The visit is remarkable not just because of Kissinger’s age and history with China, but also because it comes at a time of heightened tensions between the two countries. Military communications in particular are so fraught that Li refused to meet U.S. Defense Secretary Lloyd Austin at a regional security forum in Singapore last month.
During a visit to Beijing last month, Secretary of State Antony Blinken tried to get an agreement to resume direct military-to-military communications between the United States and China. But, Blinken said, Beijing rejected the idea despite dangerous recent near misses.
Yet in Beijing on Tuesday, Li told Kissinger that he hoped the United States will “work with China to implement the consensus reached by the leaders of the two countries and promote the healthy and stable development of relations between the two countries and their militaries,” Xinhua said.
Li has been under U.S. sanctions since 2018 over China’s purchase of combat aircraft and equipment from Russia’s main arms exporter.
Kissinger responded that both the United States and China should eliminate misunderstandings, Xinhua reported.
“History and practice have repeatedly proven that neither the US nor China can afford the cost of treating each other as opponents,” Kissinger said, according to the Chinese account. “If the two countries go to war, it will not bring any meaningful results to the people of the two countries.”
Kissinger’s visit coincides with that by another former American secretary of state: John F. Kerry, now the Biden administration’s climate envoy, is in Beijing for talks aimed at kick-starting cooperation between the world’s two biggest polluters.
The State Department was aware that Kissinger was traveling to China, spokesman Matthew Miller told reporters in Washington Tuesday.
“It actually came up in the meetings that Secretary Blinken had when we were in China,” Miller said. “The Chinese officials mentioned that he was planning to come, as he has done a number of times over the years as a private citizen. I will say he was there under his own volition, not acting on behalf of the United States Government.”
Kissinger has had close ties with Chinese officials since he secretly visited Beijing in 1971 to lay the groundwork for President Richard M. Nixon’s historic trip the following year, which led to rapprochement with China.
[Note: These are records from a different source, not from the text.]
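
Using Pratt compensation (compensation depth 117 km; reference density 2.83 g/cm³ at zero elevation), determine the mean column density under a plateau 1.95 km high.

Pratt balance: ρ_ref D = ρ (D + h).
ρ = ρ_ref D/(D + h) = 2.83 × 117 km/(117 km + 1.95 km) = 2.78 g/cm³.

2.78 g/cm³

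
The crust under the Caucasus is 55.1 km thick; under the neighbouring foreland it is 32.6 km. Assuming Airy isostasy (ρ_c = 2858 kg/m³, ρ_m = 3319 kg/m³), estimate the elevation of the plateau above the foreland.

Excess crust Δ = 55.1 km − 32.6 km = 22.5 km, split between elevation h and root r with h + r = Δ.
Airy balance ρ_c h = (ρ_m − ρ_c) r gives r = h ρ_c/(ρ_m − ρ_c), so h (1 + ρ_c/(ρ_m − ρ_c)) = Δ, i.e. h = Δ (ρ_m − ρ_c)/ρ_m.
h = 22.5 km × 461/3319 = 3.13 km.

3.13 km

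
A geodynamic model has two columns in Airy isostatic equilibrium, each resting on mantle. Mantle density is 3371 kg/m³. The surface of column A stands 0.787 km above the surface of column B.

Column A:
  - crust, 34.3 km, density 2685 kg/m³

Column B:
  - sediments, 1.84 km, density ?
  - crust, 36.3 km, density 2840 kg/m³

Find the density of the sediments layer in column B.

Take the compensation level at the base of the deeper column (depth z_c below the surface of column A) and equate Σ ρ_i t_i down to z_c; mantle fills any gap and the z_c terms cancel.
Column A: 34.3×2685 + (z_c − 34.3)×3371
Column B: 0.787×0 + 1.84×ρ + 36.3×2840 + (z_c − 0.787 − 38.14)×3371
The z_c×3371 term appears on both sides and cancels. Collect the known terms of each column as K = Σ(ρt)_known − 3371 × (depth of known layers): K_A = 92095.5 − 3371×34.3 = −23529.8; K_B = 103092 − 3371×(0.787 + 38.14) = −28130.917.
Balance: K_A = K_B + 1.84×ρ, so ρ = (K_A − K_B)/1.84 = 4601.12/1.84 = 2500 kg/m³.

2500 kg/m³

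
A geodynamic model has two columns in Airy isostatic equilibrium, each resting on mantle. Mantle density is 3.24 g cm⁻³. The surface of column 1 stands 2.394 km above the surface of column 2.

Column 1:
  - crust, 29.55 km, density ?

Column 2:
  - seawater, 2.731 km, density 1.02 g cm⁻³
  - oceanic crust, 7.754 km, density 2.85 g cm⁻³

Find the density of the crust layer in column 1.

2.67 g cm⁻³

Take the compensation level at the base of the deeper column (depth z_c below the surface of column 1) and equate Σ ρ_i t_i down to z_c; mantle fills any gap and the z_c terms cancel.
Column 1: 29.55×ρ + (z_c − 29.55)×3.24
Column 2: 2.394×0 + 2.731×1.02 + 7.754×2.85 + (z_c − 2.394 − 10.485)×3.24
The z_c×3.24 term appears on both sides and cancels. Collect the known terms of each column as K = Σ(ρt)_known − 3.24 × (depth of known layers): K_1 = 0 − 3.24×29.55 = −95.742; K_2 = 24.88452 − 3.24×(2.394 + 10.485) = −16.84344.
Balance: K_1 + 29.55×ρ = K_2, so ρ = (K_2 − K_1)/29.55 = 78.8986/29.55 = 2.67 g cm⁻³.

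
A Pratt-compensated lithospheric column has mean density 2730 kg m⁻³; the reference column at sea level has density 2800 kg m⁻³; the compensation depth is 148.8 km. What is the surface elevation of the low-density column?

ρ_ref D = ρ (D + h) → h = D (ρ_ref − ρ)/ρ.
h = 148.8 km × (2800 − 2730)/2730 = 3.82 km.

3.82 km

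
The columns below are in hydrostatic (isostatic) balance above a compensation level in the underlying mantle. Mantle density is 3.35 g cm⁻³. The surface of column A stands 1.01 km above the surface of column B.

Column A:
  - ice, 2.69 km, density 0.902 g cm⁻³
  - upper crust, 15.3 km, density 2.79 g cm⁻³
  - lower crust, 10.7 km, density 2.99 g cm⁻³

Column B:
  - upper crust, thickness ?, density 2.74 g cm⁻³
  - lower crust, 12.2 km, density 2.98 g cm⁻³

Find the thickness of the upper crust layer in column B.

Take the compensation level at the base of the deeper column (depth z_c below the surface of column A) and equate Σ ρ_i t_i down to z_c; mantle fills any gap and the z_c terms cancel.
Column A: 2.69×0.902 + 15.3×2.79 + 10.7×2.99 + (z_c − 28.69)×3.35
Column B: 1.01×0 + x×2.74 + 12.2×2.98 + (z_c − 1.01 − 12.2 − x)×3.35
The z_c×3.35 term appears on both sides and cancels. Collect the known terms of each column as K = Σ(ρt)_known − 3.35 × (depth of known layers): K_A = 77.10638 − 3.35×28.69 = −19.00512; K_B = 36.356 − 3.35×(1.01 + 12.2) = −7.8975.
Balance: K_A = K_B − x×(3.35 − 2.74), so x = (K_B − K_A)/(3.35 − 2.74) = 11.1076/0.61 = 18.2 km.

18.2 km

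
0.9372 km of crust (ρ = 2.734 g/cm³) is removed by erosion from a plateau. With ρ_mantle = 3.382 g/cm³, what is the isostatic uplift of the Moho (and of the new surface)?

Unloading: uplift u = e ρ_c/ρ_m = 0.9372 km × 2.734/3.382 = 0.758 km.

0.758 km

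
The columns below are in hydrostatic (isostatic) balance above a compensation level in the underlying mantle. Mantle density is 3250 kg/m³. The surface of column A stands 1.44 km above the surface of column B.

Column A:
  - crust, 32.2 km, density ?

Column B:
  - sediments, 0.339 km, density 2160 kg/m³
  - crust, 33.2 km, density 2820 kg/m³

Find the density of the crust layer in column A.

2650 kg/m³

Take the compensation level at the base of the deeper column (depth z_c below the surface of column A) and equate Σ ρ_i t_i down to z_c; mantle fills any gap and the z_c terms cancel.
Column A: 32.2×ρ + (z_c − 32.2)×3250
Column B: 1.44×0 + 0.339×2160 + 33.2×2820 + (z_c − 1.44 − 33.539)×3250
The z_c×3250 term appears on both sides and cancels. Collect the known terms of each column as K = Σ(ρt)_known − 3250 × (depth of known layers): K_A = 0 − 3250×32.2 = −104650; K_B = 94356.24 − 3250×(1.44 + 33.539) = −19325.51.
Balance: K_A + 32.2×ρ = K_B, so ρ = (K_B − K_A)/32.2 = 85324.5/32.2 = 2650 kg/m³.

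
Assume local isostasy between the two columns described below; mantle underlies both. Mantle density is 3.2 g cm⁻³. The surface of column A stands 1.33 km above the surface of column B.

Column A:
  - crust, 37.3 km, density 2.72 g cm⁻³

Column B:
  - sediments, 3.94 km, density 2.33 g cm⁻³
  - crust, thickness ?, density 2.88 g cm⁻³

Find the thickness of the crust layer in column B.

Take the compensation level at the base of the deeper column (depth z_c below the surface of column A) and equate Σ ρ_i t_i down to z_c; mantle fills any gap and the z_c terms cancel.
Column A: 37.3×2.72 + (z_c − 37.3)×3.2
Column B: 1.33×0 + 3.94×2.33 + x×2.88 + (z_c − 1.33 − 3.94 − x)×3.2
The z_c×3.2 term appears on both sides and cancels. Collect the known terms of each column as K = Σ(ρt)_known − 3.2 × (depth of known layers): K_A = 101.456 − 3.2×37.3 = −17.904; K_B = 9.1802 − 3.2×(1.33 + 3.94) = −7.6838.
Balance: K_A = K_B − x×(3.2 − 2.88), so x = (K_B − K_A)/(3.2 − 2.88) = 10.2202/0.32 = 31.9 km.

31.9 km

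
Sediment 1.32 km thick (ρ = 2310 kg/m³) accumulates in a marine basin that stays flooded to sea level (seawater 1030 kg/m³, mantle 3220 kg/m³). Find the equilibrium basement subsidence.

0.772 km

Submarine loading: the sediment displaces seawater, and the subsidence is in turn flooded, so s (ρ_m − ρ_w) = t (ρ_sed − ρ_w).
s = 1.32 km × (2310 − 1030) / (3220 − 1030) = 0.772 km.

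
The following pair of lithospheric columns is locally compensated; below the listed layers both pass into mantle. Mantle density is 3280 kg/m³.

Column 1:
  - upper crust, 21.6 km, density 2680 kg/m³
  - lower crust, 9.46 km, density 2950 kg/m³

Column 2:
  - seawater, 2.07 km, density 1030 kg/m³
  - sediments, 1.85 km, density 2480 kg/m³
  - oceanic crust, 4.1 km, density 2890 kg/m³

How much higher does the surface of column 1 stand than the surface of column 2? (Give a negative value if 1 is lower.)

For any compensation level in the mantle, the mantle terms cancel and isostasy reduces to e = (Σt_1 − Σt_2) − (Σ(ρt)_1 − Σ(ρt)_2) / ρ_m.
Σt_1 = 31.06 km; Σt_2 = 8.02 km; Σ(ρt)_1 = 85795; Σ(ρt)_2 = 18569.1 (in km·kg/m³).
e = (31.06 − 8.02) − (85795 − 18569.1) / 3280 = 2.54 km.

2.54 km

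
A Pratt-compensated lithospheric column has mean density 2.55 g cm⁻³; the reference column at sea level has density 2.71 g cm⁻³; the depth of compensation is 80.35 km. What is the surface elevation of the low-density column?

5.04 km

ρ_ref D = ρ (D + h) → h = D (ρ_ref − ρ)/ρ.
h = 80.35 km × (2.71 − 2.55)/2.55 = 5.04 km.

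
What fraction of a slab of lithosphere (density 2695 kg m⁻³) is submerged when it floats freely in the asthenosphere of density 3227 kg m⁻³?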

The two countries forged official diplomatic relations in 1979.
Kissinger remains revered in China for those efforts.
“Kissinger has made great contributions to China-US relations, which can be seen as one of his career highlights, under the principle of putting aside ideological differences and handling China relations based on reality and respect with an emphasis on equality,” Li Haidong, a professor at the China Foreign Affairs University, told the state-affiliated Global Times newspaper on the occasion of Kissinger’s 100th birthday.